Existing vision-language model (VLM)-driven robotic planners lack formal safety guarantees and interpretability, whereas traditional symbolic planners require extensive domain-specific expert knowledge. Method: We propose ViLaIn-TAMP, a novel hybrid task-and-motion planning (TAMP) framework that integrates a vision-language interpreter with symbolic logic reasoning and geometric constraint solving in a closed-loop correction architecture. It enables safety-verifiable, interpretable, and end-to-end task-and-motion co-planning directly from natural language and visual inputs—without domain-specific fine-tuning. Contribution/Results: By unifying off-the-shelf VLMs, symbolic inference, geometric solvers, and learned manipulation skills, ViLaIn-TAMP supports fully traceable and explainable behavior generation.

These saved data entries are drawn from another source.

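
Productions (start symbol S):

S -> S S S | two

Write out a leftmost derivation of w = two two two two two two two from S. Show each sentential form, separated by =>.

S => S S S   [S -> S S S]
S S S => S S S S S   [S -> S S S]
S S S S S => S S S S S S S   [S -> S S S]
S S S S S S S => two S S S S S S   [S -> two]
two S S S S S S => two two S S S S S   [S -> two]
two two S S S S S => two two two S S S S   [S -> two]
two two two S S S S => two two two two S S S   [S -> two]
two two two two S S S => two two two two two S S   [S -> two]
two two two two two S S => two two two two two two S   [S -> two]
two two two two two two S => two two two two two two two   [S -> two]

S => S S S => S S S S S => S S S S S S S => two S S S S S S => two two S S S S S => two two two S S S S => two two two two S S S => two two two two two S S => two two two two two two S => two two two two two two two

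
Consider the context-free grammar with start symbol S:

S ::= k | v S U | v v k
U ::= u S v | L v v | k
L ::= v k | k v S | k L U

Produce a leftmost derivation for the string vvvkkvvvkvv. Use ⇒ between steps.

S ⇒ vSU   [S ::= v S U]
vSU ⇒ vvvkU   [S ::= v v k]
vvvkU ⇒ vvvkLvv   [U ::= L v v]
vvvkLvv ⇒ vvvkkvSvv   [L ::= k v S]
vvvkkvSvv ⇒ vvvkkvvvkvv   [S ::= v v k]

S⇒vSU⇒vvvkU⇒vvvkLvv⇒vvvkkvSvv⇒vvvkkvvvkvv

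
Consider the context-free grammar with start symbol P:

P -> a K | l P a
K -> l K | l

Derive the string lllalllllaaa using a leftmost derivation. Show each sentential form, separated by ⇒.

P ⇒ lPa ⇒ llPaa ⇒ lllPaaa ⇒ lllaKaaa ⇒ lllalKaaa ⇒ lllallKaaa ⇒ lllalllKaaa ⇒ lllallllKaaa ⇒ lllalllllaaa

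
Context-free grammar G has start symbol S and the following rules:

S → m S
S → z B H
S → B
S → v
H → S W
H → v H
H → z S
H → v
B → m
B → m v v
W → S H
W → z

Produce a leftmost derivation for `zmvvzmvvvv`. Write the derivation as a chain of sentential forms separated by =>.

S => zBH => zmvvH => zmvvSW => zmvvzBHW => zmvvzmHW => zmvvzmvHW => zmvvzmvvW => zmvvzmvvSH => zmvvzmvvvH => zmvvzmvvvv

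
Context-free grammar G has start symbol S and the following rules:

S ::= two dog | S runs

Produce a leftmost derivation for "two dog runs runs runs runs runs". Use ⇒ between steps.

S ⇒ S runs   [S ::= S runs]
S runs ⇒ S runs runs   [S ::= S runs]
S runs runs ⇒ S runs runs runs   [S ::= S runs]
S runs runs runs ⇒ S runs runs runs runs   [S ::= S runs]
S runs runs runs runs ⇒ S runs runs runs runs runs   [S ::= S runs]
S runs runs runs runs runs ⇒ two dog runs runs runs runs runs   [S ::= two dog]

S ⇒ S runs ⇒ S runs runs ⇒ S runs runs runs ⇒ S runs runs runs runs ⇒ S runs runs runs runs runs ⇒ two dog runs runs runs runs runs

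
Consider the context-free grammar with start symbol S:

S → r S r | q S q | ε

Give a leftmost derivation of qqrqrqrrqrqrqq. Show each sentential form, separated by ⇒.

S⇒qSq⇒qqSqq⇒qqrSrqq⇒qqrqSqrqq⇒qqrqrSrqrqq⇒qqrqrqSqrqrqq⇒qqrqrqrSrqrqrqq⇒qqrqrqrrqrqrqq

S ⇒ qSq   [S → q S q]
qSq ⇒ qqSqq   [S → q S q]
qqSqq ⇒ qqrSrqq   [S → r S r]
qqrSrqq ⇒ qqrqSqrqq   [S → q S q]
qqrqSqrqq ⇒ qqrqrSrqrqq   [S → r S r]
qqrqrSrqrqq ⇒ qqrqrqSqrqrqq   [S → q S q]
qqrqrqSqrqrqq ⇒ qqrqrqrSrqrqrqq   [S → r S r]
qqrqrqrSrqrqrqq ⇒ qqrqrqrrqrqrqq   [S → ε]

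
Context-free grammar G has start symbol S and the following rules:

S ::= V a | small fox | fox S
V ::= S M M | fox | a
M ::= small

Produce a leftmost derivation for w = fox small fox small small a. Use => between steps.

S => fox S => fox V a => fox S M M a => fox small fox M M a => fox small fox small M a => fox small fox small small a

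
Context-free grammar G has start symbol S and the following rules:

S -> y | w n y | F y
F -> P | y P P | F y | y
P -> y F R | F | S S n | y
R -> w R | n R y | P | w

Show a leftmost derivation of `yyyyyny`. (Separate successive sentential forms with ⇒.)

S ⇒ Fy ⇒ yPPy ⇒ yyPy ⇒ yySSny ⇒ yyFySny ⇒ yyyySny ⇒ yyyyyny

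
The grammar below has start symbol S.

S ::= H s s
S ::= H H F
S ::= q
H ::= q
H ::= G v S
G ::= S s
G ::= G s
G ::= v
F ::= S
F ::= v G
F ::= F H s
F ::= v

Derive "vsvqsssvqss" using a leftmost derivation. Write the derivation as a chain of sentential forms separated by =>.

S => Hss   [S ::= H s s]
Hss => GvSss   [H ::= G v S]
GvSss => SsvSss   [G ::= S s]
SsvSss => HsssvSss   [S ::= H s s]
HsssvSss => GvSsssvSss   [H ::= G v S]
GvSsssvSss => GsvSsssvSss   [G ::= G s]
GsvSsssvSss => vsvSsssvSss   [G ::= v]
vsvSsssvSss => vsvqsssvSss   [S ::= q]
vsvqsssvSss => vsvqsssvqss   [S ::= q]

S => Hss => GvSss => SsvSss => HsssvSss => GvSsssvSss => GsvSsssvSss => vsvSsssvSss => vsvqsssvSss => vsvqsssvqss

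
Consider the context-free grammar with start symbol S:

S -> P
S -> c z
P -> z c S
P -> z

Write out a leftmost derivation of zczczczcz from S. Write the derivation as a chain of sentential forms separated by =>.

S=>P=>zcS=>zcP=>zczcS=>zczcP=>zczczcS=>zczczcP=>zczczczcS=>zczczczcP=>zczczczcz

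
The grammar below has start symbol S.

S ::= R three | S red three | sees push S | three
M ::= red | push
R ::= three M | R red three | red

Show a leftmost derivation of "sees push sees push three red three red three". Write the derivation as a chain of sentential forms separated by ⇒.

S ⇒ sees push S   [S ::= sees push S]
sees push S ⇒ sees push sees push S   [S ::= sees push S]
sees push sees push S ⇒ sees push sees push S red three   [S ::= S red three]
sees push sees push S red three ⇒ sees push sees push R three red three   [S ::= R three]
sees push sees push R three red three ⇒ sees push sees push three M three red three   [R ::= three M]
sees push sees push three M three red three ⇒ sees push sees push three red three red three   [M ::= red]

S ⇒ sees push S ⇒ sees push sees push S ⇒ sees push sees push S red three ⇒ sees push sees push R three red three ⇒ sees push sees push three M three red three ⇒ sees push sees push three red three red three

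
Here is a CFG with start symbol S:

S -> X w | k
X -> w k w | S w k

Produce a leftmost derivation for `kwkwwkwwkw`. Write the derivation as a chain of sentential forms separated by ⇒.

S⇒Xw⇒Swkw⇒Xwwkw⇒Swkwwkw⇒Xwwkwwkw⇒Swkwwkwwkw⇒kwkwwkwwkw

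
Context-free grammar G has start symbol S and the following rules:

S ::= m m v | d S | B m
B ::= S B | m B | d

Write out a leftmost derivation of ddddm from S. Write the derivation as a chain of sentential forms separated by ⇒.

S⇒dS⇒ddS⇒dddS⇒dddBm⇒ddddm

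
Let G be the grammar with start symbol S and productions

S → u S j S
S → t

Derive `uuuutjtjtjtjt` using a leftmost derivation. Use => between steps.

S => uSjS   [S → u S j S]
uSjS => uuSjSjS   [S → u S j S]
uuSjSjS => uuuSjSjSjS   [S → u S j S]
uuuSjSjSjS => uuuuSjSjSjSjS   [S → u S j S]
uuuuSjSjSjSjS => uuuutjSjSjSjS   [S → t]
uuuutjSjSjSjS => uuuutjtjSjSjS   [S → t]
uuuutjtjSjSjS => uuuutjtjtjSjS   [S → t]
uuuutjtjtjSjS => uuuutjtjtjtjS   [S → t]
uuuutjtjtjtjS => uuuutjtjtjtjt   [S → t]

S => uSjS => uuSjSjS => uuuSjSjSjS => uuuuSjSjSjSjS => uuuutjSjSjSjS => uuuutjtjSjSjS => uuuutjtjtjSjS => uuuutjtjtjtjS => uuuutjtjtjtjt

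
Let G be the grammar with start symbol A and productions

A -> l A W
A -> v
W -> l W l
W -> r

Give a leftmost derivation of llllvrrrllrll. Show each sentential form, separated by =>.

A => lAW   [A -> l A W]
lAW => llAWW   [A -> l A W]
llAWW => lllAWWW   [A -> l A W]
lllAWWW => llllAWWWW   [A -> l A W]
llllAWWWW => llllvWWWW   [A -> v]
llllvWWWW => llllvrWWW   [W -> r]
llllvrWWW => llllvrrWW   [W -> r]
llllvrrWW => llllvrrrW   [W -> r]
llllvrrrW => llllvrrrlWl   [W -> l W l]
llllvrrrlWl => llllvrrrllWll   [W -> l W l]
llllvrrrllWll => llllvrrrllrll   [W -> r]

A => lAW => llAWW => lllAWWW => llllAWWWW => llllvWWWW => llllvrWWW => llllvrrWW => llllvrrrW => llllvrrrlWl => llllvrrrllWll => llllvrrrllrll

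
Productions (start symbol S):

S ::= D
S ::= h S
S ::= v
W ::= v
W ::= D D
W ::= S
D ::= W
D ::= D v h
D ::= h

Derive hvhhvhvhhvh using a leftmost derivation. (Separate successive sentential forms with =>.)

S => D   [S ::= D]
D => Dvh   [D ::= D v h]
Dvh => Wvh   [D ::= W]
Wvh => DDvh   [W ::= D D]
DDvh => DvhDvh   [D ::= D v h]
DvhDvh => WvhDvh   [D ::= W]
WvhDvh => DDvhDvh   [W ::= D D]
DDvhDvh => DvhDvhDvh   [D ::= D v h]
DvhDvhDvh => hvhDvhDvh   [D ::= h]
hvhDvhDvh => hvhDvhvhDvh   [D ::= D v h]
hvhDvhvhDvh => hvhhvhvhDvh   [D ::= h]
hvhhvhvhDvh => hvhhvhvhhvh   [D ::= h]

S=>D=>Dvh=>Wvh=>DDvh=>DvhDvh=>WvhDvh=>DDvhDvh=>DvhDvhDvh=>hvhDvhDvh=>hvhDvhvhDvh=>hvhhvhvhDvh=>hvhhvhvhhvh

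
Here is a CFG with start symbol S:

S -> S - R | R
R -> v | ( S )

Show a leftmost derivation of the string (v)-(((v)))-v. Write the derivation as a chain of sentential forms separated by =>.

S => S-R   [S -> S - R]
S-R => S-R-R   [S -> S - R]
S-R-R => R-R-R   [S -> R]
R-R-R => (S)-R-R   [R -> ( S )]
(S)-R-R => (R)-R-R   [S -> R]
(R)-R-R => (v)-R-R   [R -> v]
(v)-R-R => (v)-(S)-R   [R -> ( S )]
(v)-(S)-R => (v)-(R)-R   [S -> R]
(v)-(R)-R => (v)-((S))-R   [R -> ( S )]
(v)-((S))-R => (v)-((R))-R   [S -> R]
(v)-((R))-R => (v)-(((S)))-R   [R -> ( S )]
(v)-(((S)))-R => (v)-(((R)))-R   [S -> R]
(v)-(((R)))-R => (v)-(((v)))-R   [R -> v]
(v)-(((v)))-R => (v)-(((v)))-v   [R -> v]

S => S-R => S-R-R => R-R-R => (S)-R-R => (R)-R-R => (v)-R-R => (v)-(S)-R => (v)-(R)-R => (v)-((S))-R => (v)-((R))-R => (v)-(((S)))-R => (v)-(((R)))-R => (v)-(((v)))-R => (v)-(((v)))-v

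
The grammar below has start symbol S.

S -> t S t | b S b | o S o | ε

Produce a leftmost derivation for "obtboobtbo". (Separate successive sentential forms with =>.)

S => oSo   [S -> o S o]
oSo => obSbo   [S -> b S b]
obSbo => obtStbo   [S -> t S t]
obtStbo => obtbSbtbo   [S -> b S b]
obtbSbtbo => obtboSobtbo   [S -> o S o]
obtboSobtbo => obtboobtbo   [S -> ε]

S=>oSo=>obSbo=>obtStbo=>obtbSbtbo=>obtboSobtbo=>obtboobtbo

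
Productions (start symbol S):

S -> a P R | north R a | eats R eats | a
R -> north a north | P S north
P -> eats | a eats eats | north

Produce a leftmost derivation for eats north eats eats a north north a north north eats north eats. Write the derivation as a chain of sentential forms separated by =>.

S => eats R eats   [S -> eats R eats]
eats R eats => eats P S north eats   [R -> P S north]
eats P S north eats => eats north S north eats   [P -> north]
eats north S north eats => eats north eats R eats north eats   [S -> eats R eats]
eats north eats R eats north eats => eats north eats P S north eats north eats   [R -> P S north]
eats north eats P S north eats north eats => eats north eats eats S north eats north eats   [P -> eats]
eats north eats eats S north eats north eats => eats north eats eats a P R north eats north eats   [S -> a P R]
eats north eats eats a P R north eats north eats => eats north eats eats a north R north eats north eats   [P -> north]
eats north eats eats a north R north eats north eats => eats north eats eats a north north a north north eats north eats   [R -> north a north]

S => eats R eats => eats P S north eats => eats north S north eats => eats north eats R eats north eats => eats north eats P S north eats north eats => eats north eats eats S north eats north eats => eats north eats eats a P R north eats north eats => eats north eats eats a north R north eats north eats => eats north eats eats a north north a north north eats north eats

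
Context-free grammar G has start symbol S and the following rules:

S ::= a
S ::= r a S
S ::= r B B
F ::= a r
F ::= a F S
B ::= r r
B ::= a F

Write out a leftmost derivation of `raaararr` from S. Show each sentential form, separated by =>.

S => rBB   [S ::= r B B]
rBB => raFB   [B ::= a F]
raFB => raaFSB   [F ::= a F S]
raaFSB => raaarSB   [F ::= a r]
raaarSB => raaaraB   [S ::= a]
raaaraB => raaararr   [B ::= r r]

S => rBB => raFB => raaFSB => raaarSB => raaaraB => raaararr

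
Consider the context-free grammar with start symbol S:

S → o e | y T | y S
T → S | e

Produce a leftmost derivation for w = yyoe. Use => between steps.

S=>yS=>yyT=>yyS=>yyoe

S => yS   [S → y S]
yS => yyT   [S → y T]
yyT => yyS   [T → S]
yyS => yyoe   [S → o e]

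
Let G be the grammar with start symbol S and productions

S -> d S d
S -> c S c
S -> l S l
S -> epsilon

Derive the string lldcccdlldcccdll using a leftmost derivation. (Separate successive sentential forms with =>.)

S => lSl   [S -> l S l]
lSl => llSll   [S -> l S l]
llSll => lldSdll   [S -> d S d]
lldSdll => lldcScdll   [S -> c S c]
lldcScdll => lldccSccdll   [S -> c S c]
lldccSccdll => lldcccScccdll   [S -> c S c]
lldcccScccdll => lldcccdSdcccdll   [S -> d S d]
lldcccdSdcccdll => lldcccdlSldcccdll   [S -> l S l]
lldcccdlSldcccdll => lldcccdlldcccdll   [S -> epsilon]

S=>lSl=>llSll=>lldSdll=>lldcScdll=>lldccSccdll=>lldcccScccdll=>lldcccdSdcccdll=>lldcccdlSldcccdll=>lldcccdlldcccdll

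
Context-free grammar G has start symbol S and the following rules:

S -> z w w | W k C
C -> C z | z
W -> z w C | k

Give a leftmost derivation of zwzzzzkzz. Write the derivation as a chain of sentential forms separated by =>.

S=>WkC=>zwCkC=>zwCzkC=>zwCzzkC=>zwCzzzkC=>zwzzzzkC=>zwzzzzkCz=>zwzzzzkzz

S => WkC   [S -> W k C]
WkC => zwCkC   [W -> z w C]
zwCkC => zwCzkC   [C -> C z]
zwCzkC => zwCzzkC   [C -> C z]
zwCzzkC => zwCzzzkC   [C -> C z]
zwCzzzkC => zwzzzzkC   [C -> z]
zwzzzzkC => zwzzzzkCz   [C -> C z]
zwzzzzkCz => zwzzzzkzz   [C -> z]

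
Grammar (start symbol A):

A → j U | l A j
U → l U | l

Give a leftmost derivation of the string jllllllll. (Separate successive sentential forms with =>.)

A => jU => jlU => jllU => jlllU => jllllU => jlllllU => jllllllU => jlllllllU => jllllllll

A => jU   [A → j U]
jU => jlU   [U → l U]
jlU => jllU   [U → l U]
jllU => jlllU   [U → l U]
jlllU => jllllU   [U → l U]
jllllU => jlllllU   [U → l U]
jlllllU => jllllllU   [U → l U]
jllllllU => jlllllllU   [U → l U]
jlllllllU => jllllllll   [U → l]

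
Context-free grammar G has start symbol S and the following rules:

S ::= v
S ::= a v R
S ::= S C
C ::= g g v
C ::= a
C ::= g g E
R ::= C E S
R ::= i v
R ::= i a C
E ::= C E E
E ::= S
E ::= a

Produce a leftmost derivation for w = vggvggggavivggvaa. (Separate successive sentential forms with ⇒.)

S ⇒ SC ⇒ SCC ⇒ vCC ⇒ vggvC ⇒ vggvggE ⇒ vggvggCEE ⇒ vggvggggEEE ⇒ vggvggggSEE ⇒ vggvggggSCEE ⇒ vggvggggavRCEE ⇒ vggvggggavivCEE ⇒ vggvggggavivggvEE ⇒ vggvggggavivggvaE ⇒ vggvggggavivggvaa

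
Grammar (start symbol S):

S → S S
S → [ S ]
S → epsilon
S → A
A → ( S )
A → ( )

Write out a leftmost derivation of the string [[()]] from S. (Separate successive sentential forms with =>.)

S => SS => SSS => SSSS => [S]SSS => [[S]]SSS => [[A]]SSS => [[()]]SSS => [[()]]SS => [[()]]S => [[()]]

S => SS   [S → S S]
SS => SSS   [S → S S]
SSS => SSSS   [S → S S]
SSSS => [S]SSS   [S → [ S ]]
[S]SSS => [[S]]SSS   [S → [ S ]]
[[S]]SSS => [[A]]SSS   [S → A]
[[A]]SSS => [[()]]SSS   [A → ( )]
[[()]]SSS => [[()]]SS   [S → epsilon]
[[()]]SS => [[()]]S   [S → epsilon]
[[()]]S => [[()]]   [S → epsilon]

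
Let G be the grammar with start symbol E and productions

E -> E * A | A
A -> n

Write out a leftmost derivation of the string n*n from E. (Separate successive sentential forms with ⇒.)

E ⇒ E*A   [E -> E * A]
E*A ⇒ A*A   [E -> A]
A*A ⇒ n*A   [A -> n]
n*A ⇒ n*n   [A -> n]

E⇒E*A⇒A*A⇒n*A⇒n*n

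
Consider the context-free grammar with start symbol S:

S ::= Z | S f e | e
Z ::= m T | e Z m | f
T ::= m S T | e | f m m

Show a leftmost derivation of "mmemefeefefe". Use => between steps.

S=>Sfe=>Sfefe=>Zfefe=>mTfefe=>mmSTfefe=>mmeTfefe=>mmemSTfefe=>mmemSfeTfefe=>mmemefeTfefe=>mmemefeefefe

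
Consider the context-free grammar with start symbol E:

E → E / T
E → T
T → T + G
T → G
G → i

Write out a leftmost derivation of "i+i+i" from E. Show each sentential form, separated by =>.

E => T => T+G => T+G+G => G+G+G => i+G+G => i+i+G => i+i+i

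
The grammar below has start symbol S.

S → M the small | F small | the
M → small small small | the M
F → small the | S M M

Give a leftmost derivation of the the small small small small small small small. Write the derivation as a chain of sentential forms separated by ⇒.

S ⇒ F small ⇒ S M M small ⇒ the M M small ⇒ the the M M small ⇒ the the small small small M small ⇒ the the small small small small small small small

S ⇒ F small   [S → F small]
F small ⇒ S M M small   [F → S M M]
S M M small ⇒ the M M small   [S → the]
the M M small ⇒ the the M M small   [M → the M]
the the M M small ⇒ the the small small small M small   [M → small small small]
the the small small small M small ⇒ the the small small small small small small small   [M → small small small]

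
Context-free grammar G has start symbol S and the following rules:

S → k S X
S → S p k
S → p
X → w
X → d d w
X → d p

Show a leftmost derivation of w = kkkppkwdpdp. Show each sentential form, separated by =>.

S => kSX   [S → k S X]
kSX => kkSXX   [S → k S X]
kkSXX => kkkSXXX   [S → k S X]
kkkSXXX => kkkSpkXXX   [S → S p k]
kkkSpkXXX => kkkppkXXX   [S → p]
kkkppkXXX => kkkppkwXX   [X → w]
kkkppkwXX => kkkppkwdpX   [X → d p]
kkkppkwdpX => kkkppkwdpdp   [X → d p]

S => kSX => kkSXX => kkkSXXX => kkkSpkXXX => kkkppkXXX => kkkppkwXX => kkkppkwdpX => kkkppkwdpdp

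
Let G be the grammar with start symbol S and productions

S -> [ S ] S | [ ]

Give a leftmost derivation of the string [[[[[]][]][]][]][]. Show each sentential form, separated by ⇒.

S ⇒ [S]S ⇒ [[S]S]S ⇒ [[[S]S]S]S ⇒ [[[[S]S]S]S]S ⇒ [[[[[]]S]S]S]S ⇒ [[[[[]][]]S]S]S ⇒ [[[[[]][]][]]S]S ⇒ [[[[[]][]][]][]]S ⇒ [[[[[]][]][]][]][]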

Evaluated on complex cooking tasks, its closed-loop feedback improves average success rate by over 30%, significantly enhancing robustness and reliability in dynamic, real-world environments.

While recent advances in vision-language models (VLMs) have accelerated the development of language-guided robot planners, their black-box nature often lacks safety guarantees and interpretability crucial for real-world deployment. Conversely, classical symbolic planners offer rigorous safety verification but require significant expert knowledge for setup. To bridge the current gap, this paper proposes ViLaIn-TAMP, a hybrid planning framework for enabling verifiable, interpretable, and autonomous robot behaviors. ViLaIn-TAMP comprises three main components: (1) ViLaIn (Vision-Language Interpreter) - A prior framework that converts multimodal inputs into structured problem specifications using off-the-shelf VLMs without additional domain-specific training, (2) a modular Task and Motion Planning (TAMP) system that grounds these specifications in actionable trajectory sequences through symbolic and geometric constraint reasoning and can utilize learning-based skills for key manipulation phases, and (3) a corrective planning module which receives concrete feedback on failed solution attempts from the motion and task planning components and can feed adapted logic and geometric feasibility constraints back to ViLaIn to improve and further refine the specification. We evaluate our framework on several challenging manipulation tasks in a cooking domain. We demonstrate that the proposed closed-loop corrective architecture exhibits a more than 30% higher mean success rate for ViLaIn-TAMP compared to without corrective planning.